Step 5 — promote or discard. If the company decides to proceed, it gathers the missing evidence (FR establishment registration, Steuerberater/avocat opinions), then attempts promotion. If Gravity re-admits, the projected atoms become fresh record atoms. If anything is missing, promotion refuses with a structured explanation.

If the company decides not to proceed, it discards the projection. The discard atom records the reason. The projection’s atoms remain inspectable as evidence of the rehearsal.

  • Not a sandbox. A sandbox suggests “this doesn’t count.” A projection is governed; its atoms count within the projection.
  • Not a draft folder. Drafts are Koerper objects. Projections are Geist objects.
  • Not a backup or fork-of-database. A projection is a worldline, not a full data copy. It shares the branch-point ancestry with record.
  • Not a test mode. Test fixtures live in fixture mode. Projections are first-class even in production.

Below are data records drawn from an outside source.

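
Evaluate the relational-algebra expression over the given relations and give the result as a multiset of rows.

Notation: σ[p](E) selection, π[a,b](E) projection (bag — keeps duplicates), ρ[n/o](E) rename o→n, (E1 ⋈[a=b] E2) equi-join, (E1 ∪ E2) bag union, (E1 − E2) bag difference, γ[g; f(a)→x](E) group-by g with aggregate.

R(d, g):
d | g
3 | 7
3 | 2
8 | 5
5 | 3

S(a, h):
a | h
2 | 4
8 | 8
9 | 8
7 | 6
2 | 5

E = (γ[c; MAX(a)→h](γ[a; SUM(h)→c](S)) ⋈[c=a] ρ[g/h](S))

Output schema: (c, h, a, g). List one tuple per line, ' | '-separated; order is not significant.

Row counts bottom-up:
  S → 5
  γ[a; SUM(h)→c](S) → 4
  γ[c; MAX(a)→h](γ[a; SUM(h)→c](S)) → 3
  S → 5
  ρ[g/h](S) → 5
  (γ[c; MAX(a)→h](γ[a; SUM(h)→c](S)) ⋈[c=a] ρ[g/h](S)) → 2

== RESULT ==
c | h | a | g
8 | 9 | 8 | 8
9 | 2 | 9 | 8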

Worldline coherence: what Gravity guarantees

Section titled “Worldline coherence: what Gravity guarantees”

Gravity refuses atoms that violate worldline coherence. Specifically:

- record atoms cannot cite projected atoms as cause
- projected atoms cannot cite atoms from a different projection as cause
- projected atoms cite their projection's branch-point record atoms freely
- promotion produces fresh record atoms; the projection's atoms remain in the projection
- discard does not delete; it records the discard atom and freezes the projection

These rules are why a projection is safe to run on production data: it cannot contaminate record.